In Milstein v. City of Los Angeles, an important case currently before a federal court in California, property owners are challenging the use of a historic preservation to block virtually all development on their land. The Pacific Legal Foundation – a public interest law firm that works extensively on constitutional property rights issues – is representing the owners, and has a helpful description of the case (PLF is also my wife’s employer, but she is not involved in this case):

In April 2026, Pacific Legal Foundation joined a federal lawsuit over a home once owned by Marilyn Monroe. The lawsuit aims to prevent the government from forcing individual property owners to shoulder the financial burden of public historic monuments.

The case began in 2023, when a California couple bought an unoccupied, deteriorating property on a dead-end residential street, intending to demolish and redevelop it after purchase. They applied for the appropriate permits, which the City of Los Angeles granted without objection after a standard 30-day hold. One day later, a local government official filed paperwork to designate the property a historic monument. The City then revoked the permits and approved the historic designation, rendering the property untouchable to its new owners, Brinah Milstein and Roy Bank.

To justify abruptly declaring the property a public monument, Los Angeles cited a former resident. Marilyn Monroe had owned the home for 157 days before her death in 1962. But few traces of the star remain today because the City ignored the property for over 60 years—without once raising a preservation concern—while 14 successive owners freely renovated both the home and grounds, eradicating any trace of Monroe’s time there.

The new historical designation prohibited the homeowners from using their own property—even banning repairs to damaged features without the approval of the City’s historical commission. It also left the homeowners facing a litany of threats to their safety. Although the City had declared the entire property a public monument, there was no way for the public to access the derelict house within its gates. Undeterred, fans flew drones overhead, trespassers scaled the walls, and burglars broke in hunting for traces of the property’s celebrated former tenant.

Milstein and Bank tried to work with the City to restore their property rights, offering to personally pay to relocate the home to create an accessible public museum. The City refused, leaving no remedy but the courts.

In January 2026, the homeowners filed a federal lawsuit arguing that the City had violated their Fifth Amendment rights by failing to provide them just compensation for turning their property into a public monument, eradicating all viable economic uses for the property, and causing the public to trespass to view the new “monument.”

Historic preservation laws exist in numerous jurisdictions around the country, and are often used by “NIMBY” activists to block development, thereby preventing construction of affordable housing, and exacerbating racial segregation. In many cases – including this one – the sites in question actually have little or no genuine historical value.

This case is a particularly egregious one because the “monument” designation destroys virtually all the property’s economic value, and that site has no genuine historical value, because subsequent owners destroyed virtually all trace of Marilyn Monroe’s brief occupation of the house. As the plaintiffs’ complaint explains, the former circumstance renders the designation a taking requiring payment of compensation under the Supreme Court’s 1992 ruling in Lucas v. South Carolina Coastal Council, which held that regulations that forbid all economically valuable uses of a property automatically qualify as “per se” takings.

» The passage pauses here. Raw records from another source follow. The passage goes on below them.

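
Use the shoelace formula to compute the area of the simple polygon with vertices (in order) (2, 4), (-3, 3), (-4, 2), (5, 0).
Area = 17

Shoelace formula: Area = (1/2) |Σ_i (x_i · y_{i+1} − x_{i+1} · y_i)| (indices mod n). Compute each cross term:
  (2)(3) − (-3)(4) = 18
  (-3)(2) − (-4)(3) = 6
  (-4)(0) − (5)(2) = -10
  (5)(4) − (2)(0) = 20
Sum = 34, so (signed) Area = 34/2 = 17, |Area| = 17.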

In addition, as outlined in my article on “The Constitutional Case Against Exclusionary Zoning ” (coauthored with Joshua Braver), the property right protected by the Takings Clause of the Fifth Amendment includes the right to use property, which in turn includes the right to build various types of new housing. Thus, most regulations severely restricting housing construction should be considered takings under the original meaning of the Takings Clause, and also from the standpoint of various living Constitution theories of interpretation. I furthered covered the importance of the right to use in this recent book chapter.

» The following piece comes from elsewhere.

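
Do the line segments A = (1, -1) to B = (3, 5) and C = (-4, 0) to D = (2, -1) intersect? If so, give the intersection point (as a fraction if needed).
Yes; intersection at (20/19, -16/19) (t = 1/38 on AB, s = 16/19 on CD)

Parametrize AB as A + t(B − A) = (1 + 2 t, -1 + 6 t) and CD as C + s(D − C) = (-4 + 6 s, 0 + -1 s). Solve the linear system for (t, s). Determinant = 38 ≠ 0, so a unique intersection of the containing lines exists. Solution: t = 1/38, s = 16/19 — both in [0, 1], so the segments cross. Intersection point: (20/19, -16/19).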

Hopefully, this case will be the beginning of stronger efforts to enforce constitutional constraints on historic preservation laws. That’s essential both to protect the rights of property owners, and to eliminate obstacles to the construction of badly needed new housing in many communities.

What about the (comparatively rare) cases where local governments seek to preserve a property with genuinely great historical importance? The answer is they can use eminent domain to take such property, so long as they pay compensation. For example, in United States v. Gettysburg Electric Railway Co. (1896), the Supreme Court ruled that the federal government can use eminent domain to take property in order to preserve the Gettysburg Civil War battlefield. The requirement of paying “just compensation” both helps protect the rights of property owners, and incentivizes government to limit historic preservation mandates to those areas where there really is a great historic value to protect. Gettysburg qualifies, while the property at issue in the Milstein case does.

People interested in constitutional property rights and housing policy would do well to keep an eye on this case.